Here’s a quick rundown of the background. In the 1970’s, the project of creating a “Standard Model of Particle Physics” came to fruition. It was an attempt to account for how subatomic particles interact the way that they do (through radiation, electromagnetism, and binding) and to explain what each known particle actually is, as well as what other kinds of particles ought to exist based on what was already known. The particles we speaking of are things like electrons, gluons, leptons, quarks… You know, really, really small things.
The challenge is so large in part precisely because the stuff is so small. To confirm the whole Standard Model, you would have to find each particle, where it’s supposed to be, doing what it’s supposed to be doing, when it’s supposed to be doing it. This is expensive, time consuming, and sometimes very frustrating… But it’s wicked cool.
Additionally, the Standard Model still has some kinks to work out… The challenge on the theoretical level is to reconcile this internally consistent theory with what we know about gravity, cosmology, and a few other things.
One of the biggest observational challenges for the Standard Model, which is usually tested by experiments done with particle accelerators (like the Large Hadron Collider) , has been the Higgs-Boson. It should be there, if the model is correct, but it is elusive.
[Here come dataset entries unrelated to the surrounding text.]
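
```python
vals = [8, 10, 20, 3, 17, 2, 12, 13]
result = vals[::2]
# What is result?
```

vals has length 8. The slice vals[::2] selects indices [0, 2, 4, 6] (0->8, 2->20, 4->17, 6->12), giving [8, 20, 17, 12].

[8, 20, 17, 12]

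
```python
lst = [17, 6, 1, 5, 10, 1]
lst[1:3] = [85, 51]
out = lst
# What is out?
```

lst starts as [17, 6, 1, 5, 10, 1] (length 6). The slice lst[1:3] covers indices [1, 2] with values [6, 1]. Replacing that slice with [85, 51] (same length) produces [17, 85, 51, 5, 10, 1].

[17, 85, 51, 5, 10, 1]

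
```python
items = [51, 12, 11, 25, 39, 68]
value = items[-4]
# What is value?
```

items has length 6. Negative index -4 maps to positive index 6 + (-4) = 2. items[2] = 11.

11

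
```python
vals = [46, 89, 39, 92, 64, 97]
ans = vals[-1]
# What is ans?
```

vals has length 6. Negative index -1 maps to positive index 6 + (-1) = 5. vals[5] = 97.

97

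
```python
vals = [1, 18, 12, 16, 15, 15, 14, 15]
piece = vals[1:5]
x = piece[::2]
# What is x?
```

vals has length 8. The slice vals[1:5] selects indices [1, 2, 3, 4] (1->18, 2->12, 3->16, 4->15), giving [18, 12, 16, 15]. So piece = [18, 12, 16, 15]. piece has length 4. The slice piece[::2] selects indices [0, 2] (0->18, 2->16), giving [18, 16].

[18, 16]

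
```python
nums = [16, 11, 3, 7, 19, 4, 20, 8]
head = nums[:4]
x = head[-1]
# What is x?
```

nums has length 8. The slice nums[:4] selects indices [0, 1, 2, 3] (0->16, 1->11, 2->3, 3->7), giving [16, 11, 3, 7]. So head = [16, 11, 3, 7]. Then head[-1] = 7.

7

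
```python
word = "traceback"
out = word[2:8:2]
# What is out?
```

word has length 9. The slice word[2:8:2] selects indices [2, 4, 6] (2->'a', 4->'e', 6->'a'), giving 'aea'.

'aea'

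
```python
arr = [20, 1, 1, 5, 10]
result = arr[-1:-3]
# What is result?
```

arr has length 5. The slice arr[-1:-3] resolves to an empty index range, so the result is [].

[]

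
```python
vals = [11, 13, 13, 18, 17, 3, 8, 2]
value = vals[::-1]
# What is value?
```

vals has length 8. The slice vals[::-1] selects indices [7, 6, 5, 4, 3, 2, 1, 0] (7->2, 6->8, 5->3, 4->17, 3->18, 2->13, 1->13, 0->11), giving [2, 8, 3, 17, 18, 13, 13, 11].

[2, 8, 3, 17, 18, 13, 13, 11]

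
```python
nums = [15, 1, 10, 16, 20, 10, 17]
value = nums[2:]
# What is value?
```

nums has length 7. The slice nums[2:] selects indices [2, 3, 4, 5, 6] (2->10, 3->16, 4->20, 5->10, 6->17), giving [10, 16, 20, 10, 17].

[10, 16, 20, 10, 17]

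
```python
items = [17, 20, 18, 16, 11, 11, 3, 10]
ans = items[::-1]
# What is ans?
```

items has length 8. The slice items[::-1] selects indices [7, 6, 5, 4, 3, 2, 1, 0] (7->10, 6->3, 5->11, 4->11, 3->16, 2->18, 1->20, 0->17), giving [10, 3, 11, 11, 16, 18, 20, 17].

[10, 3, 11, 11, 16, 18, 20, 17]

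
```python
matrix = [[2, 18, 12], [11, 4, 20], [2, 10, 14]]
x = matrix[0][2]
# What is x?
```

matrix[0] = [2, 18, 12]. Taking column 2 of that row yields 12.

12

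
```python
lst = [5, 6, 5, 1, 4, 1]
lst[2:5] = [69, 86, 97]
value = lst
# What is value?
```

lst starts as [5, 6, 5, 1, 4, 1] (length 6). The slice lst[2:5] covers indices [2, 3, 4] with values [5, 1, 4]. Replacing that slice with [69, 86, 97] (same length) produces [5, 6, 69, 86, 97, 1].

[5, 6, 69, 86, 97, 1]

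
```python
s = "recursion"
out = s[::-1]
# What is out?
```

s has length 9. The slice s[::-1] selects indices [8, 7, 6, 5, 4, 3, 2, 1, 0] (8->'n', 7->'o', 6->'i', 5->'s', 4->'r', 3->'u', 2->'c', 1->'e', 0->'r'), giving 'noisrucer'.

'noisrucer'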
Not only is it super small, it’s got a lifespan of about 1.56×10−22 seconds – that’s about one and a half sextillionth of a second – after which it decays into other particles. Maybe it would feel at home in Manhattan.
The Higgs-Boson would basically be the thing that allowed certain particles to have mass. (And I do not mean unlocking the sacristy door.) The Higgs-Boson IS NOT what makes ALL particles have mass. This is a common misconception.
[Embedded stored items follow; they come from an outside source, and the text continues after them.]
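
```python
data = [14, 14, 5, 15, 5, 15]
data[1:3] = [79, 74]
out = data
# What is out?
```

data starts as [14, 14, 5, 15, 5, 15] (length 6). The slice data[1:3] covers indices [1, 2] with values [14, 5]. Replacing that slice with [79, 74] (same length) produces [14, 79, 74, 15, 5, 15].

[14, 79, 74, 15, 5, 15]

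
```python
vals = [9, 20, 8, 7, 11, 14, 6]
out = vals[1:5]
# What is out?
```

vals has length 7. The slice vals[1:5] selects indices [1, 2, 3, 4] (1->20, 2->8, 3->7, 4->11), giving [20, 8, 7, 11].

[20, 8, 7, 11]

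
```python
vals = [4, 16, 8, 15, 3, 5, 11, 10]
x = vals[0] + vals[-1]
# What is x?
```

vals has length 8. vals[0] = 4.
vals has length 8. Negative index -1 maps to positive index 8 + (-1) = 7. vals[7] = 10.
Sum: 4 + 10 = 14.

14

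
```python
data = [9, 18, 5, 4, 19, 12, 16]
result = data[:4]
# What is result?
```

data has length 7. The slice data[:4] selects indices [0, 1, 2, 3] (0->9, 1->18, 2->5, 3->4), giving [9, 18, 5, 4].

[9, 18, 5, 4]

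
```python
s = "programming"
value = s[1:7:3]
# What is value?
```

s has length 11. The slice s[1:7:3] selects indices [1, 4] (1->'r', 4->'r'), giving 'rr'.

'rr'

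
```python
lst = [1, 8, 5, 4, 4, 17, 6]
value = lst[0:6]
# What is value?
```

lst has length 7. The slice lst[0:6] selects indices [0, 1, 2, 3, 4, 5] (0->1, 1->8, 2->5, 3->4, 4->4, 5->17), giving [1, 8, 5, 4, 4, 17].

[1, 8, 5, 4, 4, 17]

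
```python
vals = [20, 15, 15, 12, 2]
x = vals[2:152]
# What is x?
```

vals has length 5. The slice vals[2:152] selects indices [2, 3, 4] (2->15, 3->12, 4->2), giving [15, 12, 2].

[15, 12, 2]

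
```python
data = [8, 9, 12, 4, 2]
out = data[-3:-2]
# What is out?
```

data has length 5. The slice data[-3:-2] selects indices [2] (2->12), giving [12].

[12]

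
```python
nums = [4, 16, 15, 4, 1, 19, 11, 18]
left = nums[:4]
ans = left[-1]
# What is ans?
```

nums has length 8. The slice nums[:4] selects indices [0, 1, 2, 3] (0->4, 1->16, 2->15, 3->4), giving [4, 16, 15, 4]. So left = [4, 16, 15, 4]. Then left[-1] = 4.

4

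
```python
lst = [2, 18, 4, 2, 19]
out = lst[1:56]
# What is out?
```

lst has length 5. The slice lst[1:56] selects indices [1, 2, 3, 4] (1->18, 2->4, 3->2, 4->19), giving [18, 4, 2, 19].

[18, 4, 2, 19]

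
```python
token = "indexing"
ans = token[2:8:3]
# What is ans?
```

token has length 8. The slice token[2:8:3] selects indices [2, 5] (2->'d', 5->'i'), giving 'di'.

'di'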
Here’s an analogy to help get the idea. When light goes through a prism, there is refraction… Photons, which were in “symmetry,” or acting the same as each other, all of a sudden begin to behave differently, with higher and lower frequency waves splitting apart to make all those pretty colors we know and love. The symmetry is disrupted. Well, when boson particles encounter a Higgs field, (think “gravitational field,” “electromagnetic field,” etc.) something similar happens… the massless particles can lose their symmetry, and some gain mass.
So what is the whole “God particle” schtick about? Well, if you ask that sad camerlengo from Angels & Demons, who clearly did not pass a single philosophy class in seminary, the Higgs-Boson is a threat to God’s claim on the act of creation.
“If science is allowed to claim the moment of creation, what is left for God?”
The title “God particle” comes from a book written in 1993. It is just a way of pointing out how basic, important, and elusive the Higgs-Boson is. The “God particle” is clearly a mixture of act and potency (more potency than act you might say, seeing how quickly it pops in and out of existence) and, while we’re at it, it must in some way be composed of other stuff more basic than itself. It’s a composite, so it must be caused, since things can’t put their essential parts together (or else they would have already existed).
Unfortunately, many people think that the Higgs-Boson actually is some kind of threat to religion. Or something.
Once again, from the film, Angels & Demons:
Vittoria Vetra: It’s a way of studying the origins of the universe, to try to isolate what some people call the God particle. But there are implications for energy research.
Man: The God particle?
Vittoria Vetra: What we call it isn’t important. It’s what gives all matter mass, the thing without which we could not exist.
Robert Langdon: You’re talking about the moment of creation.
Vittoria Vetra: Yes. You know what? I am.
Lolz. They didn’t even get the SCIENCE right.